As described in detail above, according to the present invention, the number of surface species on the semiconductor substrate is increased and controlled depending on the etching quality of the grooves, that is, the degree of formation of the grooves.

Therefore, the capacitance of the MOS capacitor can be arbitrarily set within a wide range of conditions, and the capacitor can be easily realized in a small size and with a large capacity.
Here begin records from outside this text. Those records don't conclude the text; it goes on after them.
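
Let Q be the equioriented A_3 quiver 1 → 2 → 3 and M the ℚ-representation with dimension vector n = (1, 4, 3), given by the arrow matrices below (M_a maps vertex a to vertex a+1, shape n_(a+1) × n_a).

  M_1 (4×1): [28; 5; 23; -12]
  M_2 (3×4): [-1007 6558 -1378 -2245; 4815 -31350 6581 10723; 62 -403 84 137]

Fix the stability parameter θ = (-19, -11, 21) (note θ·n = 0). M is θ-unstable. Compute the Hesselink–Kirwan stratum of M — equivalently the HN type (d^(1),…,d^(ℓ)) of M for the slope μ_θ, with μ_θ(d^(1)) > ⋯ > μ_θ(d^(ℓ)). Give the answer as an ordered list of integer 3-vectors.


Barcode: M ≅ I[1,3], I[2,2], I[2,3]^2. HN layers by μ_θ (3 steps, strictly decreasing):
  μ^(1)=21; μ^(2)=-11; μ^(3)=-19

((0, 0, 3); (0, 4, 0); (1, 0, 0))


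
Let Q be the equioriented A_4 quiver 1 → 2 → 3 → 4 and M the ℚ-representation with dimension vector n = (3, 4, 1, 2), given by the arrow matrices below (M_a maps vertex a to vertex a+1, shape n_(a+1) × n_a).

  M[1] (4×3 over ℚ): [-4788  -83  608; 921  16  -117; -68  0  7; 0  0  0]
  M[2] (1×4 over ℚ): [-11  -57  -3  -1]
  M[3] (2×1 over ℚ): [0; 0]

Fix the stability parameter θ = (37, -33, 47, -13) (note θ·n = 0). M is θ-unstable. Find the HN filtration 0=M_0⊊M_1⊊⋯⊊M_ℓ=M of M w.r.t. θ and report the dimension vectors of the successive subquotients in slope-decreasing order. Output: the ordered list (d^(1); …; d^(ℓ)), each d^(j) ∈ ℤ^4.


Via rank(M_{q-1}∘⋯∘M_p): M ≅ I[1,2]^2, I[1,3], I[2,2], I[4,4]^2.
μ_θ-semistable layers: μ^(1)=47; μ^(2)=2; μ^(3)=-13; μ^(4)=-33

((0, 0, 1, 0); (3, 3, 0, 0); (0, 0, 0, 2); (0, 1, 0, 0))


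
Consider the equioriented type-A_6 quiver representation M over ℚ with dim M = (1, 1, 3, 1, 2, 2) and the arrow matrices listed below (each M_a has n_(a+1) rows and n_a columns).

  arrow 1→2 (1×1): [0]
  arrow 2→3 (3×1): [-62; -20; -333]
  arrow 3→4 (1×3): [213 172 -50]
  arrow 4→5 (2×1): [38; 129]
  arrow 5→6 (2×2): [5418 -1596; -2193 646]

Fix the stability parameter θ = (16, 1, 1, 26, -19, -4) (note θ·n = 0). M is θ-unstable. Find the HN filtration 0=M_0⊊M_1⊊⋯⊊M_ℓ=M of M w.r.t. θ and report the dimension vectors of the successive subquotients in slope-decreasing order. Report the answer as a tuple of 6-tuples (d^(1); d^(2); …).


Barcode: M ≅ I[1,1], I[2,5], I[3,3]^2, I[5,6], I[6,6]. HN layers by μ_θ (5 steps, strictly decreasing):
  μ^(1)=16; μ^(2)=7/2; μ^(3)=1; μ^(4)=-4; μ^(5)=-19

((1, 0, 0, 0, 0, 0); (0, 0, 0, 1, 1, 0); (0, 1, 3, 0, 0, 0); (0, 0, 0, 0, 0, 2); (0, 0, 0, 0, 1, 0))


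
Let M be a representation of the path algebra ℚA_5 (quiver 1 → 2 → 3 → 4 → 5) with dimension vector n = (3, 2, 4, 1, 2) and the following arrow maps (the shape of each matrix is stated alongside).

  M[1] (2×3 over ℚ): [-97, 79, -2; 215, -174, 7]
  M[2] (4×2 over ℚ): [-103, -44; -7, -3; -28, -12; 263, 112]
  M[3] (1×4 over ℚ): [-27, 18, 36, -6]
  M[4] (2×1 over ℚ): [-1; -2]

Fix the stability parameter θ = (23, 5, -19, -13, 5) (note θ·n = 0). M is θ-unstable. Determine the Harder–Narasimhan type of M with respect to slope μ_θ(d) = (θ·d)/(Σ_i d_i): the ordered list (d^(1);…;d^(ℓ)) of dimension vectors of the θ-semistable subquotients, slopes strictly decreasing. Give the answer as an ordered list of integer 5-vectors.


Interval decomposition of M: I[1,1], I[1,3], I[1,5], I[3,3]^2, I[5,5].
HN type (ℓ=5): μ^(1)=23; μ^(2)=5; μ^(3)=3; μ^(4)=-1; μ^(5)=-19

((1, 0, 0, 0, 0); (0, 0, 0, 0, 2); (1, 1, 1, 0, 0); (1, 1, 1, 1, 0); (0, 0, 2, 0, 0))


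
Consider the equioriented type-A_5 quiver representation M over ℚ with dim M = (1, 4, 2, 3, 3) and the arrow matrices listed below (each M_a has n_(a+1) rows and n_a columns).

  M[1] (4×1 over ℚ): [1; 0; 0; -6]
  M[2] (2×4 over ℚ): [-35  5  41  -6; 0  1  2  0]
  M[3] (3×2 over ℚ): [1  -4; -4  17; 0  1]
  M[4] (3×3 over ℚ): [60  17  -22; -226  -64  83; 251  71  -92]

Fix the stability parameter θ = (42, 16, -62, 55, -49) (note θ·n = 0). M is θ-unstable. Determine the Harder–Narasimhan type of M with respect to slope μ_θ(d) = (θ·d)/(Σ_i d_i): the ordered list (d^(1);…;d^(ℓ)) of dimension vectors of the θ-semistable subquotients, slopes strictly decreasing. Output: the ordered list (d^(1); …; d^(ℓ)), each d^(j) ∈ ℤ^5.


Interval decomposition of M: I[1,5], I[2,2]^2, I[2,5], I[4,5].
HN type (ℓ=4): μ^(1)=16; μ^(2)=3; μ^(3)=-4/3; μ^(4)=-23

((0, 2, 0, 0, 0); (0, 0, 0, 3, 3); (1, 1, 1, 0, 0); (0, 1, 1, 0, 0))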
[Brief explanation of drawings]

FIG. 1 is an explanatory diagram of a simple embodiment of the present invention, FIG. 2 is an explanatory diagram of another embodiment of the present invention, and FIG. 3 is a process cross-sectional diagram illustrating a conventional example. DESCRIPTION OF SYMBOLS 11... Semiconductor substrate, lla... Groove, 13... Dielectric oxide film, 14a... Electrode. Patent applicant Oki Electric Industry Co., Ltd. ---1□'. ! !・Semiconductor substrates ffa, lfb: Takao ni 155 month no yani no tsu;
Figure 2

Claims (2)

[Claims] (1) A MOS capacitor comprising a semiconductor substrate having a large number of grooves on its surface, a dielectric oxide film formed on the semiconductor substrate, and an electrode formed on the dielectric oxide film. . (2) (a) A step of etching a semiconductor substrate to form a large number of grooves on the surface; (b) A step of forming a dielectric oxide film on this semiconductor substrate; (c) After that, the above dielectric 1. A method for manufacturing a MOS capacitor, comprising the step of forming an electrode on an oxide film.